Radiation therapy is widely used in cancer treatment; however, plans necessarily involve tradeoffs between tumor coverage and damage to healthy tissue. While current hardware can deliver custom-shaped beams from any angle around the patient, choosing (from all possible beams) an optimal set of beams that maximizes tumor coverage and while minimizing collateral damage and treatment time is intractable. Furthermore, even though planning algorithms used in practice consider highly restricted sets of candidate beams, the time per run combined with the number of runs required to explore clinical tradeoffs results in planning times of hours to days. We propose a suite of cluster and bound methods that we hypothesize will (a) yield higher quality plans by optimizing over much (i.e., 100-fold) larger sets of candidate beams, and/or (b) reduce planning time by allowing clinicians to search through candidate plans in real time.

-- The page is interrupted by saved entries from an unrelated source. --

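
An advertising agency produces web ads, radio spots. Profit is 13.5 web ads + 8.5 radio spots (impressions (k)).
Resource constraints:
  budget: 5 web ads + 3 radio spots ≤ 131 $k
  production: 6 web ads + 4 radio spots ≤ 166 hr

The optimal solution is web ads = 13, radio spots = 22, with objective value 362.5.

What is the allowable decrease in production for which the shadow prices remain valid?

Binding constraints: budget, production. The basis is B = [[5,3],[6,4]] with det 2.
Per unit decrease in production, x* moves by d = (1.5, -2.5).
The basis stays optimal until radio spots reaches 0; allowable decrease = 8.8 hr.

8.8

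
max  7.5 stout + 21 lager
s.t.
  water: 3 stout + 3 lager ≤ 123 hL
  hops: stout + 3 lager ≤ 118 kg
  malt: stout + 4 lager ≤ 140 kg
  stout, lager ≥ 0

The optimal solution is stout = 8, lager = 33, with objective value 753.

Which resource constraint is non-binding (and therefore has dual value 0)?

water: 123/123 (binding)
hops: 107/118 (slack 11)
malt: 140/140 (binding)
By complementary slackness, a constraint with positive slack has shadow price 0 → hops.

hops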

Our methods hinge on phrasing the treatment planning problem as a convex problem. To handle large scale optimizations, we form and solve compressed approximations to the full problem by clustering beams (i.e., columns of the dose influence matrix used in the optimization) or voxels (rows of the matrix). Duality theory allows us to bound the error incurred when applying an approximate problem's solution to the full problem. We observe that beam clustering and voxel clustering both yield excellent solutions while enabling a 10–200-fold speedup.